Python encoding string - ASCII in unicode string; how to remove this 'u'?

When I use the Chinese python module "pygoogle" I got a url like u'http://zh.wikipedia.org/zh/\xe6\xb1\x89\xe8\xaf\xad'

It is unicode but includes ascii.
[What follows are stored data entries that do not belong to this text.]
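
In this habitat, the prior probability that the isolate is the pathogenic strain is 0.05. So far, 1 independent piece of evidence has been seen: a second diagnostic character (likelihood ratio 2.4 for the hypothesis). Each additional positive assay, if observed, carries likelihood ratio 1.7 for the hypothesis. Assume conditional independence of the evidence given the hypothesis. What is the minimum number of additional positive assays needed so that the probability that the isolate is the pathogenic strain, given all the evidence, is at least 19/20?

Prior odds = 0.05/0.95 = 1/19.
Bayes factor of the evidence already in hand = 2.4.
Odds after that evidence = (1/19) × 2.4 = 12/95.
Target odds = 0.95/0.05 = 19.
Need 1.7ⁿ ≥ 19 ÷ (12/95) = 1805/12.
1.7⁹ ≈118.588 falls short of 1805/12 but 1.7¹⁰ ≈201.599 reaches it, so n = 10.

10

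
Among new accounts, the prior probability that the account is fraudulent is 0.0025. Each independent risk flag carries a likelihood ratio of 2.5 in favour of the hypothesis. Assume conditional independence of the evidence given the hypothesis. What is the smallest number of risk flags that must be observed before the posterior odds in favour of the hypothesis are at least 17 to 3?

Prior odds = 0.0025/0.9975 = 1/399.
Likelihood ratio per risk flag = 2.5.
Target odds = 17/3.
Require 2.5ⁿ ≥ 17/3 ÷ (1/399) = 2261.
2.5⁸ = 390625/256 falls short of 2261 but 2.5⁹ = 1953125/512 reaches it, so n = 9.

9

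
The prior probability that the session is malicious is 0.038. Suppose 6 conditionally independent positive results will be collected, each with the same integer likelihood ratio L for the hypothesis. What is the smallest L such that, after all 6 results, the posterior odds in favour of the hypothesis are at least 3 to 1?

Prior odds = 0.038/0.962 = 19/481.
Target odds = 3.
Need L⁶ ≥ 3 ÷ (19/481) = 1443/19.
2⁶ = 64 < 1443/19 ≤ 729 = 3⁶, so L = 3.

3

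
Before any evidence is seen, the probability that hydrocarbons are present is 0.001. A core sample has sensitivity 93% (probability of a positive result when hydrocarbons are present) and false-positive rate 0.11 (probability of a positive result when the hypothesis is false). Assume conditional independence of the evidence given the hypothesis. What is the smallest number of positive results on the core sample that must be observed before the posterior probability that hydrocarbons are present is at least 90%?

Prior odds = 0.001/0.999 = 1/999.
Likelihood ratio of a positive result = 0.93/0.11 = 93/11.
Target odds: 0.9 ÷ 0.1 = 9.
Require (93/11)ⁿ ≥ 9 ÷ (1/999) = 8991.
(93/11)⁴ = 74805201/14641 falls short of 8991 but (93/11)⁵ ≈43196.8 reaches it, so n = 5.

5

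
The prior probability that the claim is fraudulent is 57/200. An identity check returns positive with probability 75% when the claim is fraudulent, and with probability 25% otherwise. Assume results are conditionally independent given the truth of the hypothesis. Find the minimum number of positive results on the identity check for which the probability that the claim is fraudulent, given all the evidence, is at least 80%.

Prior odds: 0.285 ÷ 0.715 = 57/143.
Likelihood ratio of a positive result = 0.75/0.25 = 3.
Target posterior odds = 0.8/0.2 = 4.
Need (57/143) × 3ⁿ ≥ 4, i.e. 3ⁿ ≥ 572/57.
3² = 9 falls short of 572/57 but 3³ = 27 reaches it, so n = 3.

3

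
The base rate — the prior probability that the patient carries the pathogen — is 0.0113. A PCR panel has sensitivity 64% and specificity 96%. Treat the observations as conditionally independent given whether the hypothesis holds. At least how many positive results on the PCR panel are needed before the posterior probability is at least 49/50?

Prior odds: 0.0113 ÷ 0.9887 = 113/9887.
False-positive rate = 1 − 0.96 = 0.04; likelihood ratio of a positive = 0.64/0.04 = 16.
Target odds: 0.98 ÷ 0.02 = 49.
Need (113/9887) × 16ⁿ ≥ 49, i.e. 16ⁿ ≥ 484463/113.
16³ = 4096 falls short of 484463/113 but 16⁴ = 65536 reaches it, so n = 4.

4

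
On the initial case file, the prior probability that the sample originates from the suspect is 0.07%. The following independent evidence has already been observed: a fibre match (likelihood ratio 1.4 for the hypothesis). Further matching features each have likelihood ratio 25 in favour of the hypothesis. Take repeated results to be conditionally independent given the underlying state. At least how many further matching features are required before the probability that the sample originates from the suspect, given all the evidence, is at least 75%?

3

Prior odds = 0.0007/0.9993 = 7/9993.
Bayes factor of the evidence already in hand = 1.4.
Odds after that evidence = (7/9993) × 1.4 = 49/49965.
Target odds = 0.75/0.25 = 3.
Need 25ⁿ ≥ 3 ÷ (49/49965) = 149895/49.
25² = 625 falls short of 149895/49 but 25³ = 15625 reaches it, so n = 3.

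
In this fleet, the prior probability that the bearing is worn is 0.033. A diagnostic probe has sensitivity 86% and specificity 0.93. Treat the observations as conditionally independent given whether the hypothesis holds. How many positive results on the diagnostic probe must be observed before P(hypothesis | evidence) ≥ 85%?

3

Prior odds: 0.033 ÷ 0.967 = 33/967.
False-positive rate = 1 − 0.93 = 0.07; likelihood ratio of a positive = 0.86/0.07 = 86/7.
Target posterior odds = 0.85/0.15 = 17/3.
Require (86/7)ⁿ ≥ 17/3 ÷ (33/967) = 16439/99.
(86/7)² = 7396/49 falls short of 16439/99 but (86/7)³ = 636056/343 reaches it, so n = 3.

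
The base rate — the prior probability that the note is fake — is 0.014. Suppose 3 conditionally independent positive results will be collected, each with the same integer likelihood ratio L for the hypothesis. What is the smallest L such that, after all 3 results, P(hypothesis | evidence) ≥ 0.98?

16

Prior odds = 0.014/0.986 = 7/493.
Target odds = 0.98/0.02 = 49.
Need L³ ≥ 49 ÷ (7/493) = 3451.
15³ = 3375 < 3451 ≤ 4096 = 16³, so L = 16.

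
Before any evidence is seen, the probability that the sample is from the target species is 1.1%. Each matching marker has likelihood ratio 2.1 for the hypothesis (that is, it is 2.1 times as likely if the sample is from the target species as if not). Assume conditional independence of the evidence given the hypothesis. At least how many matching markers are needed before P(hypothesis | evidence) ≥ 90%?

10

Prior odds: 0.011 ÷ 0.989 = 11/989.
Likelihood ratio per matching marker = 2.1.
Target posterior odds = 0.9/0.1 = 9.
Need (11/989) × 2.1ⁿ ≥ 9, i.e. 2.1ⁿ ≥ 8901/11.
2.1⁹ ≈794.28 falls short of 8901/11 but 2.1¹⁰ ≈1667.99 reaches it, so n = 10.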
I am trying to convert it back to utf-8, but the code changes too.

a =  u'http://zh.wikipedia.org/zh/\xe6\xb1\x89\xe8\xaf\xad'
a.encode('utf-8')
>>> 'http://zh.wikipedia.org/zh/\xc3\xa6\xc2\xb1\xc2\x89\xc3\xa8\xc2\xaf\xc2\xad'

      

Also I am trying to use:

str(a)

      

but i got error:

UnicodeEncodeError: 'ascii' codec can't encode characters in position 27-32: ordinal not in range(128)

      

How can I encode it to remove the 'u'?

By the way, if there is no 'u' then I will get the correct result, e.g .:

s = 'http://zh.wikipedia.org/zh/\xe6\xb1\x89\xe8\xaf\xad'
print s
>>> http://zh.wikipedia.org/zh/汉语

      

+3


source to share


1 answer


You have Mojibake ; in this case, they are UTF-8 bytes decoded as if they were latin-1 bytes.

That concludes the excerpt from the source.